On Tuesday, the actress and producer best known for her work on the television show Roseanne, lost her namesake television show and was dropped by her talent agency. The upset was the result of racist statements she made on Twitter, regarding Valerie Jarett, a former adviser to President Obama. After the drama played out, even Dictionary.com had something to say about Roseanne Barr's tweets.
Quoting-tweeting a post from CNN, the Twitter account with occasionally cutting commentary instructed journalists that the word "racist" was an entirely appropriate descriptor for Barr's words.
"Bizarre is one word to describe Roseanne's comments about Valerie Jarrett, or you could just use this one," the account wrote, linking to the website;s definition of the word "racist." The article in question does now include the word "racist," though it's unclear whether the descriptor was added to CNN's piece before or after they were called out by Dictionary.com.
As for the tweet that ignited Tuesday's outrage, Barr's comments were pretty straightforward. "Muslim brotherhood & planet of the apes had a baby=vj," Barr wrote in a now-deleted tweet, referencing Jarett. Barr soon apologized and announced that she was leaving Twitter.
Shortly thereafter, ABC announced that it was canceling her show.
"Roseanne's Twitter statement is abhorrent, repugnant and inconsistent with our values, and we have decided to cancel her show," said ABC Entertainment's president, Channing Dungey.
Shortly thereafter, the talent agency ICM Partners announced that it was dropping Barr as a client. "We are all greatly distressed by the disgraceful and unacceptable tweet from Roseanne Barr this morning," the agency reportedly wrote in an internal memo, according to The Hollywood Reporter. "What she wrote is antithetical to our core values, both as individuals and as an agency. Consequently, we have notified her that we will not represent her. Effective immediately, Roseanne Barr is no longer a client.”
Dictionary.com wasn't the only online dictionary to respond to the Barr news. Merriam-Webster also appeared to chime in.

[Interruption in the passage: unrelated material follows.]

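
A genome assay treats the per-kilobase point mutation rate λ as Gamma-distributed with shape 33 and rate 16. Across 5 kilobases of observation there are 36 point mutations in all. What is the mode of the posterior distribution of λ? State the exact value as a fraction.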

After ABC announced it was ending Roseanne, the dictionary offered some related spelling tips for those who were interested. "'Canceled' and 'cancelled' are both standard variants," the folks behind Merriam-Webster tweeted, referring to a common spelling conundrum wherein a word can be spelled properly in two different ways.
Both dictionaries received praise for their posts. "Who says you can't be a no holds barred savage AND be educational?" one user wrote in response to Merriam-Webster.
"The dictionary shade has been my favorite part of the alternate timeline we've ended up in," wrote another user, this time responding to Dictionary.com.
As for Barr's future, that much is unclear. Tuesday's events unfolded with a shocking rapidity. Before the decision to cancel her show was made public, Barr apologized, writing, "I apologize to Valerie Jarrett and to all Americans. I am truly sorry for making a bad joke about her politics and her looks. I should have known better. Forgive me — my joke was in bad taste."
Leadership from Walt Disney Company, ABC's parent company, also appeared to back ABC's decision.Chief executive Robert A. Iger shared Dungey’s statement and said, "There was only one thing to do here, and that was the right thing."
According to The New York Times, ABC had only just recently used Roseanne as a major selling point to potential advertisers for the upcoming fall television season. Where the company will turn next is not yet clear.
The Roseanne reboot that aired this year received some criticism for casting its protagonist, played by Barr, as a Donald Trump supporter. However, the reboot also received a massive amount of press and reportedly faired extremely well insofar as ratings were concerned. What, if anything, will take the show's place is currently unknown.